Any customer trying to make sense of Big Data has a tough set of tasks ahead of them. These days, when they turn outside for help, many find themselves hit with all types of advice, some useful but most of them confusing because they come from the hype created by vendors’ marketing organizations.
We’ve already blogged on our view of Big Data but instead of talking about “what works for Big Data”, today we’d like to talk about what *doesn’t work* for Big Data.
Business Intelligence Illusionists
Business Intelligence has been around for decades – with some successes and many failures. Business Intelligence tools’ usability is notoriously horrific and customers struggle with getting regular employees to use the BI applications they have built for them: word on the street is that about a quarter of BI solutions built actually get adopted…and the situation is about to get worse.
As data volume grows and requirements around larger and more complex datasets are becoming more pervasive, organizations find themselves challenged to succeed. Although Business Intelligence has shown to be very valuable for sub-terabyte data analysis range, Gartner’s Magic Quadrant highlights that the average data set sizes for most BI vendors is in the very low terabyte range (about 3TB). That’s not Big Data. As EMA research highlights, Big Data starts at least at 10 terabytes.
So, if traditional approaches for Business Intelligence didn’t work so well for traditional Business Intelligence problems, why should we believe they will work in the new world of data?
When deploying a Data Analysis solution for Big Data, there are 3 key factors you should be aware of. More factors are documented for you here, but please see below a few highlights.
Waiting for a sluggish BI system reduces user productivity and causes employees to miss out on important business opportunities. Waiting days or weeks for IT to set up a sound analytics backbone reduces productivity and can cause missed opportunities. According to Oracle, companies that are not planning to leverage Big Data properly are at risk to lose $71.2M.
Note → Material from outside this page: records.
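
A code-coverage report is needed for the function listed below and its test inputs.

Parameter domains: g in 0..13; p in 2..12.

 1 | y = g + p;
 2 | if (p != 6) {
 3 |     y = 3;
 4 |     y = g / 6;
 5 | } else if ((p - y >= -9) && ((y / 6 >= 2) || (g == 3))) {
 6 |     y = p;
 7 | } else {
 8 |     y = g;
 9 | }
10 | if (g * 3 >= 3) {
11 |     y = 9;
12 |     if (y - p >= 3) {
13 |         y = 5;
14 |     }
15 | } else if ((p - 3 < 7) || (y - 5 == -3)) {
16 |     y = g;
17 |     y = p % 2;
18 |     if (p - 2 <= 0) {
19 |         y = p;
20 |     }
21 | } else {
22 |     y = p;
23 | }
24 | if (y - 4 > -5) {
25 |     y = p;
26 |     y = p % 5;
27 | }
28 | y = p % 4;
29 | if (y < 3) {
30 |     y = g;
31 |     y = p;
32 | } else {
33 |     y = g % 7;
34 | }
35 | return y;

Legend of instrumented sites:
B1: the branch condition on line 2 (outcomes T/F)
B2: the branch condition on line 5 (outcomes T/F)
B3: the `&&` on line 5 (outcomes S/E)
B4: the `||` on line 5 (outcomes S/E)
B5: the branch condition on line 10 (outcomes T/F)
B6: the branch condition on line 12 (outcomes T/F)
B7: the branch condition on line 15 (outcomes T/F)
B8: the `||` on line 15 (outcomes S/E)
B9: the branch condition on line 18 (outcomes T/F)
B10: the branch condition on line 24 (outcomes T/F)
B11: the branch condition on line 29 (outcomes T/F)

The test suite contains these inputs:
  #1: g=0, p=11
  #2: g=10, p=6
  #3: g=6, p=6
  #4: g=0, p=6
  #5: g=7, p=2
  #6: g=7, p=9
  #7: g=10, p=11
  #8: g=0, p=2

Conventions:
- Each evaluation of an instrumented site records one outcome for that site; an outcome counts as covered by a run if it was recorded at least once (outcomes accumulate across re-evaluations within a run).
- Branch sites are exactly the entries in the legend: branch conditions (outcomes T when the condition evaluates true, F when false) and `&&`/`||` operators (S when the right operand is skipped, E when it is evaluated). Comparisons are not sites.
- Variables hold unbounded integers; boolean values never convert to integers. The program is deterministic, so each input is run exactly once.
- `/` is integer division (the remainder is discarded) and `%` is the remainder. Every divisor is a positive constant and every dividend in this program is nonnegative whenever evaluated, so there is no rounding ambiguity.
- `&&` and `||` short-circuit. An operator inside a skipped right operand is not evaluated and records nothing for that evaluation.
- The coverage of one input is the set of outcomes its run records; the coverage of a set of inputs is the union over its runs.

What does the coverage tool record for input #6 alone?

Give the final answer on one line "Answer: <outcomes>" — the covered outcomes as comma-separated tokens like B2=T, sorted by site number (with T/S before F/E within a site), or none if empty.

Running input #6 (g=7, p=9), event by event:
  B1->T, B5->T, B6->F, B10->T, B11->T
distinct outcomes covered: B1=T, B5=T, B6=F, B10=T, B11=T

Answer: B1=T, B5=T, B6=F, B10=T, B11=T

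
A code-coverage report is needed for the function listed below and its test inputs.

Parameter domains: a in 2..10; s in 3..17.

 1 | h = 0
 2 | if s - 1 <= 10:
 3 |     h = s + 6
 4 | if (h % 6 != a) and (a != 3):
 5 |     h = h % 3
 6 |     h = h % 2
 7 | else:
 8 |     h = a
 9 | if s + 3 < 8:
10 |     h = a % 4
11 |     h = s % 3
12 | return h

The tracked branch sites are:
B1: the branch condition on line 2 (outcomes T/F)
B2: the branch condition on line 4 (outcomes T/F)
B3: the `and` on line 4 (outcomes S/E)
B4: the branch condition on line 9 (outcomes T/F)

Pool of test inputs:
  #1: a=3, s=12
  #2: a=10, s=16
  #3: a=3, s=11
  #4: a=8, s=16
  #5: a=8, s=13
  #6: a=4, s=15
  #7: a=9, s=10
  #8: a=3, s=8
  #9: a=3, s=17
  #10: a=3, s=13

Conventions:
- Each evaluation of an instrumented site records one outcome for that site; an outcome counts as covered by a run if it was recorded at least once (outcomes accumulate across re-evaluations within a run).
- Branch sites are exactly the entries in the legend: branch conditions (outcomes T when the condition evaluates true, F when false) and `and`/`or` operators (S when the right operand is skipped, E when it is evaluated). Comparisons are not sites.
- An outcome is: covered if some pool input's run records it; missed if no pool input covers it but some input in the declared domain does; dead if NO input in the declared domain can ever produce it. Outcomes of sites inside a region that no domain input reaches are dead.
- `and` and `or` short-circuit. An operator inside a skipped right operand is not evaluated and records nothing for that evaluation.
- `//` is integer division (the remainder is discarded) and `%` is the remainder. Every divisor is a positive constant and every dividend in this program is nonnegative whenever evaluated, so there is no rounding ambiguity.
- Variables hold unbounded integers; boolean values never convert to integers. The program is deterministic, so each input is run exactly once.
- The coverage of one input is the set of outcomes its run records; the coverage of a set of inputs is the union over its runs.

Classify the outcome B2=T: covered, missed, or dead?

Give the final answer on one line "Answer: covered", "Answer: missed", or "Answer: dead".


B2=T is recorded by pool input(s) 2, 4, 5, 6, 7 -> covered
Answer: covered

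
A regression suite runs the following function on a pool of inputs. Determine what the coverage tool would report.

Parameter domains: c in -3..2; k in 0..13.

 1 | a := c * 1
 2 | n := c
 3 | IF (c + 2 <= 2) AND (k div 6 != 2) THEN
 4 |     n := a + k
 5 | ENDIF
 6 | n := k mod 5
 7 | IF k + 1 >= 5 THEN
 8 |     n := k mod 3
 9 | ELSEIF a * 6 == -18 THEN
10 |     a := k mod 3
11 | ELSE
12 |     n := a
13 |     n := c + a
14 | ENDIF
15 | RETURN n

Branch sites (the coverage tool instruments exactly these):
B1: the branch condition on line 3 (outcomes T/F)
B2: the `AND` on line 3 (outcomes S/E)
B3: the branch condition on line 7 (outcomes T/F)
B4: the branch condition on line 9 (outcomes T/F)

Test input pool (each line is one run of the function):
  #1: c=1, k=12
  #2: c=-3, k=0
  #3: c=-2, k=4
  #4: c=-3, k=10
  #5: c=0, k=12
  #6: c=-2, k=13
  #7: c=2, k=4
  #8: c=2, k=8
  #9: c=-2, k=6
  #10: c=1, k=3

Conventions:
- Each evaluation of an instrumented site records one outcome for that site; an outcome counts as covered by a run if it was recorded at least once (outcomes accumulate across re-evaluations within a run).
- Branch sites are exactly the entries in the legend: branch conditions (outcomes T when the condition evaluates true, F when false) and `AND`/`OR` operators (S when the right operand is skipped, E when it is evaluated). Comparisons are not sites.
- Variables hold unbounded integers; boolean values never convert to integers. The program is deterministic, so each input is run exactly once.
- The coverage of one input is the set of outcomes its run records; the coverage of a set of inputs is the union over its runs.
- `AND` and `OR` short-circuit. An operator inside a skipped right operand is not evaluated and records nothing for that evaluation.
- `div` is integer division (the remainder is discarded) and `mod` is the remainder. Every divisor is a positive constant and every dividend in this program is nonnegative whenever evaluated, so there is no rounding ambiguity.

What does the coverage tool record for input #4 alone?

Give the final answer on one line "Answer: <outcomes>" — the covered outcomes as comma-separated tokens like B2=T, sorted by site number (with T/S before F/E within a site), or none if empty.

Event log for input #4 (c=-3, k=10):
  B2->E, B1->T, B3->T
as a set, this run covers: B1=T, B2=E, B3=T

Answer: B1=T, B2=E, B3=T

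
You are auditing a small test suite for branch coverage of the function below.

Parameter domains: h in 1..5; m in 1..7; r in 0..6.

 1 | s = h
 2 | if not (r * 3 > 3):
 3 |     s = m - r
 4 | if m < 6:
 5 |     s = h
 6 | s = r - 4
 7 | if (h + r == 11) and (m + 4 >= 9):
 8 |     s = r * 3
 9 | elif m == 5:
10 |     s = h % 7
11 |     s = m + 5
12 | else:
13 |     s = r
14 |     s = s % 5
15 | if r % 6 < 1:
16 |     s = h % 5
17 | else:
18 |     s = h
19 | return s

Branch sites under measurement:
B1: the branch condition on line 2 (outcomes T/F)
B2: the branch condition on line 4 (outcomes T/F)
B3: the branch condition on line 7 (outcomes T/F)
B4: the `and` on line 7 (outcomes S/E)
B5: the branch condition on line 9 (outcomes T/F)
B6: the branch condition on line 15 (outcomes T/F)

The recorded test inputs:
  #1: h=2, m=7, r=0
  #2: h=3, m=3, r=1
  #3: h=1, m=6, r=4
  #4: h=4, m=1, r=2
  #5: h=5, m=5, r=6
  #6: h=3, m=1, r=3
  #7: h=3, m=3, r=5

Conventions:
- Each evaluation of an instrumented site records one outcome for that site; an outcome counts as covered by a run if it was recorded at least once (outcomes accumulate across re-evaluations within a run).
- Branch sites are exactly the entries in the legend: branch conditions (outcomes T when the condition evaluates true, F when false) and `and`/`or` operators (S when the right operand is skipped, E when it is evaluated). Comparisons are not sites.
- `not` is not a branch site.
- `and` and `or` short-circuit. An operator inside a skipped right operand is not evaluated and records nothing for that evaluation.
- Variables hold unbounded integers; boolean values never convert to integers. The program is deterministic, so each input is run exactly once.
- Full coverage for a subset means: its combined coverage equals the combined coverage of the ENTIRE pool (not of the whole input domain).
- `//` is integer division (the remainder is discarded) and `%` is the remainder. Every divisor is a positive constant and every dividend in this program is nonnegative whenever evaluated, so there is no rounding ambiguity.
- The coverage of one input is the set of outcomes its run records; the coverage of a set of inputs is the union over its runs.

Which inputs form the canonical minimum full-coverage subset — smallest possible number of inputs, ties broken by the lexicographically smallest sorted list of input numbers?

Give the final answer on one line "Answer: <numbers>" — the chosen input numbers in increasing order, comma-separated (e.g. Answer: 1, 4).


test 1 (h=2, m=7, r=0) hits B1=T, B2=F, B3=F, B4=S, B5=F, B6=T
test 2 (h=3, m=3, r=1) hits B1=T, B2=T, B3=F, B4=S, B5=F, B6=F
test 3 (h=1, m=6, r=4) hits B1=F, B2=F, B3=F, B4=S, B5=F, B6=F
test 4 (h=4, m=1, r=2) hits B1=F, B2=T, B3=F, B4=S, B5=F, B6=F
test 5 (h=5, m=5, r=6) hits B1=F, B2=T, B3=T, B4=E, B6=T
test 6 (h=3, m=1, r=3) hits B1=F, B2=T, B3=F, B4=S, B5=F, B6=F
test 7 (h=3, m=3, r=5) hits B1=F, B2=T, B3=F, B4=S, B5=F, B6=F
together the pool reaches 11 outcomes: B1=T, B1=F, B2=T, B2=F, B3=T, B3=F, B4=S, B4=E, B5=F, B6=T, B6=F
size 1 is not enough: best union over all size-1 subsets is 6/11
size 2 is not enough: best union over all size-2 subsets is 10/11
size 3: inputs {1, 2, 5} cover all 11 outcomes, and no lexicographically smaller subset of this size does
Answer: 1, 2, 5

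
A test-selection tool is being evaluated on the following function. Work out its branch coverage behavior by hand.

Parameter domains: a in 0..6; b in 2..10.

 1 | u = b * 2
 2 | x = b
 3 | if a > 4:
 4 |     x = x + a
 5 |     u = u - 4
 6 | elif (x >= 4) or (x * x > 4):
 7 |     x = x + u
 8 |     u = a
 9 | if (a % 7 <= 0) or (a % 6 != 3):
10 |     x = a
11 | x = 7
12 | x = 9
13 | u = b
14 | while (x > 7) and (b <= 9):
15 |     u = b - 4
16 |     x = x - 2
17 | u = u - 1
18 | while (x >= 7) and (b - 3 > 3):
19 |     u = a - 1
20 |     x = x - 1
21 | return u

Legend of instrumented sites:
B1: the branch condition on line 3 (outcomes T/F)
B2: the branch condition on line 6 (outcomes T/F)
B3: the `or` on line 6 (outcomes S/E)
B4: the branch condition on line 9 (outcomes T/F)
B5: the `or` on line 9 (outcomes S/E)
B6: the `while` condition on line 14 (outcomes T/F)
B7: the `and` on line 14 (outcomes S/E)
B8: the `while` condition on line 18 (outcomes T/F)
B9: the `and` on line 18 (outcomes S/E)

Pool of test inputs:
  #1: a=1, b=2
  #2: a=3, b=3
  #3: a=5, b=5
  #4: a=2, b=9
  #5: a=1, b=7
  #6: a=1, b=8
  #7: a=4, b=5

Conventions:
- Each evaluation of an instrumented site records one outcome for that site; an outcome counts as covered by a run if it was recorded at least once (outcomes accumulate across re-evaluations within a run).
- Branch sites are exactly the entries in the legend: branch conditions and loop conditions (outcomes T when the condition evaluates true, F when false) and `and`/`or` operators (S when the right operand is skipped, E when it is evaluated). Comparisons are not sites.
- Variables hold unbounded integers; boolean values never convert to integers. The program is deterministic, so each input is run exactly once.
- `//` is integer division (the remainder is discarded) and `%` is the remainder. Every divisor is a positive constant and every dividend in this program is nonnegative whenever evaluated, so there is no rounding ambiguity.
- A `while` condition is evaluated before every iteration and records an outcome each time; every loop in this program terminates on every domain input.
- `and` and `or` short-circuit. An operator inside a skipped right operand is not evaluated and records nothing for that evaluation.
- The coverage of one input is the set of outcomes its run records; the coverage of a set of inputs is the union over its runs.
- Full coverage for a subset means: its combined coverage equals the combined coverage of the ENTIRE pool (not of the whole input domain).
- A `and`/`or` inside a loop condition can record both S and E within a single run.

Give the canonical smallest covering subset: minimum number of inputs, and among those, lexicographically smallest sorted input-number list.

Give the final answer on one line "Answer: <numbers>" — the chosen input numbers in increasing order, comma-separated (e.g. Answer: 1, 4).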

The devil’s in the details
Hiding data is not good. Data aggregation might have been a tactic that worked in the past, because Business Intelligence tools couldn’t scale to large datasets. Now, users want to see all the details – this means drilling down to daily data and combining internal with external data for broader understanding. If your Big Data Analytics solution does not allow you to store and mash-up all details, you won’t be able to get the insights you need. Research shows that 1 question breeds at least another 6. What’s your data granularity today? Beware of the costs of “hidden data”!
Think “inside” the box
The popular approach to solving Big Data analytics problem typically follows two patterns: either upgrade to proprietary and expensive boxes to scale to large datasets OR distribute query processing on networked commodity machines. What if there was a way to “scale inside a single box”? What if you could use commodity hardware and scale on one node?